Personnage de théâtre, d'opéra et de ballet

Suzanne

Dénomination : Suzanne
Genre : Femme
Occupation : Camériste, dame de compagnie ou domestique
Nationalité : Espagnole
Dates : XIXe siècle (XVIIIe siècle dans la pièce de théâtre originelle)
Lieu : Espagne
Sources : Les Noces de Figaro (1786), de Wolfgang Amadeus Mozart (opéra bouffe italien). Opéra inspiré de la pièce de théâtre française La Folle Journée, ou Le Mariage de Figaro  (1778) de Beaumarchais.

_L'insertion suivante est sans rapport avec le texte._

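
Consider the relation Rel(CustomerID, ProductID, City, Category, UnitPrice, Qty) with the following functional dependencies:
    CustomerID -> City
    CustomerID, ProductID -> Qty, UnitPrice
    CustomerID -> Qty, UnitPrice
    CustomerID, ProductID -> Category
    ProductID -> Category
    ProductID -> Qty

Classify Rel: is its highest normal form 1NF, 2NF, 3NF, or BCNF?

Candidate key: {CustomerID, ProductID}. Prime attributes: {CustomerID, ProductID}.
For CustomerID -> City we have {CustomerID}⁺ = {City, CustomerID, Qty, UnitPrice}; {CustomerID} is not a superkey, so BCNF fails.
CustomerID -> City determines the non-prime attribute {City} from a non-superkey — 3NF is violated.
The proper key subset {CustomerID} of {CustomerID, ProductID} determines non-prime {City, Qty, UnitPrice}, so the relation is not even in 2NF.

1NF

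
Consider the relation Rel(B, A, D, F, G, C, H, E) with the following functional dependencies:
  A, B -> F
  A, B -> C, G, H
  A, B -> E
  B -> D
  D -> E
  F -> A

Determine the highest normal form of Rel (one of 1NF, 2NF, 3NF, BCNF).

1NF

Candidate keys: {A, B}, {B, F}. Prime attributes: {A, B, F}.
B -> D: {B}⁺ = {B, D, E}, which is not all of the attributes, so the left side is not a superkey — BCNF is violated.
B -> D has non-prime {D} on the right and a non-superkey on the left, so 3NF fails.
{B} is a proper subset of the key {A, B}, and {B}⁺ contains the non-prime attributes {D, E} — a partial dependency, so 2NF is violated.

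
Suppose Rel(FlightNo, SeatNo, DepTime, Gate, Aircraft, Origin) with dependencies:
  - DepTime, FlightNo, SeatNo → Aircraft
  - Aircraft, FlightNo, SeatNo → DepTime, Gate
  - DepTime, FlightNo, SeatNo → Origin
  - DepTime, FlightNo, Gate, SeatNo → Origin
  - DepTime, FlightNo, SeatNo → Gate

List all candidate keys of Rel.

{Aircraft, FlightNo, SeatNo}, {DepTime, FlightNo, SeatNo}

{FlightNo, SeatNo} never appear on the right of any FD, so every key must include all of them.
Closure of {Aircraft, FlightNo, SeatNo} is {Aircraft, DepTime, FlightNo, Gate, Origin, SeatNo}, the whole schema; {Aircraft, FlightNo, SeatNo} is a candidate key.
Closure of {DepTime, FlightNo, SeatNo} is {Aircraft, DepTime, FlightNo, Gate, Origin, SeatNo}, the whole schema; {DepTime, FlightNo, SeatNo} is a candidate key.
Any other superkey properly contains one of these, so there are no further candidate keys.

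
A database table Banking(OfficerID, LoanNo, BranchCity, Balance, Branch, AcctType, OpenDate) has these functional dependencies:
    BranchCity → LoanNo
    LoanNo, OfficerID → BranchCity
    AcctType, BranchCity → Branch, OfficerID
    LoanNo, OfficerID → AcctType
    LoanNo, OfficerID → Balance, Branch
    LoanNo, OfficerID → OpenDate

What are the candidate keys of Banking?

{AcctType, BranchCity}, {BranchCity, OfficerID}, {LoanNo, OfficerID}

{AcctType, BranchCity} is a candidate key since {AcctType, BranchCity}⁺ = {AcctType, Balance, Branch, BranchCity, LoanNo, OfficerID, OpenDate} covers every attribute.
{BranchCity, OfficerID} is a candidate key since {BranchCity, OfficerID}⁺ = {AcctType, Balance, Branch, BranchCity, LoanNo, OfficerID, OpenDate} covers every attribute.
{LoanNo, OfficerID} is a candidate key since {LoanNo, OfficerID}⁺ = {AcctType, Balance, Branch, BranchCity, LoanNo, OfficerID, OpenDate} covers every attribute.
No proper subset of any of these is a key, and no other minimal superkey exists.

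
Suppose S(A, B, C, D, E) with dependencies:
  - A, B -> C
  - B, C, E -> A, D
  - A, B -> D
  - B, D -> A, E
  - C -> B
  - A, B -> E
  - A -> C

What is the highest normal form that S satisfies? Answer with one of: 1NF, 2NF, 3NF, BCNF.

3NF

Candidate keys: {A}, {B, D}, {C, D}, {C, E}. Prime attributes: {A, B, C, D, E}.
For C -> B we have {C}⁺ = {B, C}; {C} is not a superkey, so BCNF fails.
But every attribute on its right side ({B}) is prime, and the same holds for every other non-superkey FD, so 3NF still holds.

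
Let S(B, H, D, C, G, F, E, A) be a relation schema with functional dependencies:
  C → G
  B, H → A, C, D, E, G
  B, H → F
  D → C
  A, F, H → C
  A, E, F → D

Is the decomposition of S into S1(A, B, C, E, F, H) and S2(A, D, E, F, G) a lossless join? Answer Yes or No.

The shared attributes are {A, E, F} and {A, E, F}⁺ = {A, C, D, E, F, G}.
Since S2 ⊆ {A, C, D, E, F, G}, the intersection is a superkey of S2; the decomposition is lossless.

Yes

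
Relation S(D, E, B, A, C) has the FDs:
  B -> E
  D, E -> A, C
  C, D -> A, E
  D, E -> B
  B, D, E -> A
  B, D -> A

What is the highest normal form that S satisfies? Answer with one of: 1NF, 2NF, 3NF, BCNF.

3NF

Candidate keys: {B, D}, {C, D}, {D, E}. Prime attributes: {B, C, D, E}.
B -> E breaks BCNF: {B}⁺ = {B, E}, so {B} is not a superkey.
Since {E} ⊆ prime attributes and every other non-superkey FD also has a prime right side, the schema is in 3NF.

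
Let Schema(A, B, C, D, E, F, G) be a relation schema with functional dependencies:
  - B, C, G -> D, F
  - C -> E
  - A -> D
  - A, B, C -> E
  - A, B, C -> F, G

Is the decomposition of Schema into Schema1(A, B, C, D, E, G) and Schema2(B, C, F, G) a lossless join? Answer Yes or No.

Yes

Schema1 ∩ Schema2 = {B, C, G}; its closure under F is {B, C, D, E, F, G}.
Since Schema2 ⊆ {B, C, D, E, F, G}, the intersection is a superkey of Schema2; the decomposition is lossless.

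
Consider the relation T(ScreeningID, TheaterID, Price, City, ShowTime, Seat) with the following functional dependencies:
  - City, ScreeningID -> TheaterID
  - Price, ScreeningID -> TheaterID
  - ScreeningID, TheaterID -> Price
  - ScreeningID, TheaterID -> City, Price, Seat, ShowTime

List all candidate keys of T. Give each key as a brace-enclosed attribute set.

{City, ScreeningID}, {Price, ScreeningID}, {ScreeningID, TheaterID}

Attributes never on any right-hand side: {ScreeningID} — every candidate key must contain it.
{City, ScreeningID}⁺ = {City, Price, ScreeningID, Seat, ShowTime, TheaterID} — all of the relation — so {City, ScreeningID} is a candidate key.
{Price, ScreeningID}⁺ = {City, Price, ScreeningID, Seat, ShowTime, TheaterID} — all of the relation — so {Price, ScreeningID} is a candidate key.
{ScreeningID, TheaterID}⁺ = {City, Price, ScreeningID, Seat, ShowTime, TheaterID} — all of the relation — so {ScreeningID, TheaterID} is a candidate key.
Any other superkey properly contains one of these, so there are no further candidate keys.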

Identité du personnage qui harcèle : Comte Almaviva : noble, époux de la maîtresse de Suzanne
Résumé : Dans Les Noces de Figaro, on suit le comte Almaviva, son épouse et leurs domestiques respectifs, Figaro et Suzanne, qui préparent leurs noces. Dans cet opéra, suite du Barbier de Séville, c’est Almaviva qui devient harceleur : infidèle à sa femme, il « veut aussi tenter sa chance au château » et charge son maître de musique de « répéter chaque jour cette chanson » à Suzanne (I.1), précisant qu’il entend rétablir pour elle le droit de cuissage qu’il avait précédemment aboli. Le harcèlement sexuel est ici avéré, tant en raison de la répétition quotidienne que du caractère dégradant du chantage auquel est livrée Suzanne, sommée de céder au comte en raison de droits féodaux depuis longtemps tombés en désuétude. Dans l’acte III, Almaviva renverse la faute, accusant Suzanne de le faire languir à dessein, ce à quoi elle répond (III.1) : « Monsieur, une femme a toujours tout son temps pour dire oui ». Si c’est elle qui rappelle au comte les règles de la bienséance, Suzanne n’en est pas moins soumise à une double domination : femme dans une société patriarcale, elle est également simple domestique dans un monde régi par la société d’ordres. L’idée que Figaro puisse jouir d’une femme qui se refuse à lui exacerbe la fureur du comte, qui fulmine : « Verrai-je, alors que je soupire, l’un de mes serviteurs comblé ? Et faudra-t-il qu’il possède un bien que je désire en vain ? Verrai-je unie à un vil coquin par la main de l’amour celle qui en moi a éveillé une affection qu’elle ne ressent pas pour moi ? » (III.4). La résistance que lui oppose Suzanne, réduite à un simple « bien », n’est rien comparée à l’idée que l’un de ses serviteurs puisse jouir de celle qu’il ne parvient à séduire ni par ses promesses, ni par sa fortune. Cependant, la menace de rétablir les droits féodaux n’est jamais mise à exécution.
Pour aller plus loin : “#MeToo à l’opéra : auteurs et victimes de harcèlement sexuel dans les grands oeuvres du répertoire”, Caroline Giron-Panel

Rosina

Dénomination : Rosina, Ou Rosine
Genre : Femme
Occupation : Sans profession, noble
Nationalité : Espagnole
Dates : XIXe siècle (XVIIIe siècle dans la pièce de théâtre originelle)
Lieu : Espagne
Sources : Le Barbier de Séville (1816), de Gioachino Rossini (opéra-bouffe italien). Opéra inspiré de la pièce de théâtre française Le Barbier de Séville ou La Précaution inutile (1775) de Beaumarchais.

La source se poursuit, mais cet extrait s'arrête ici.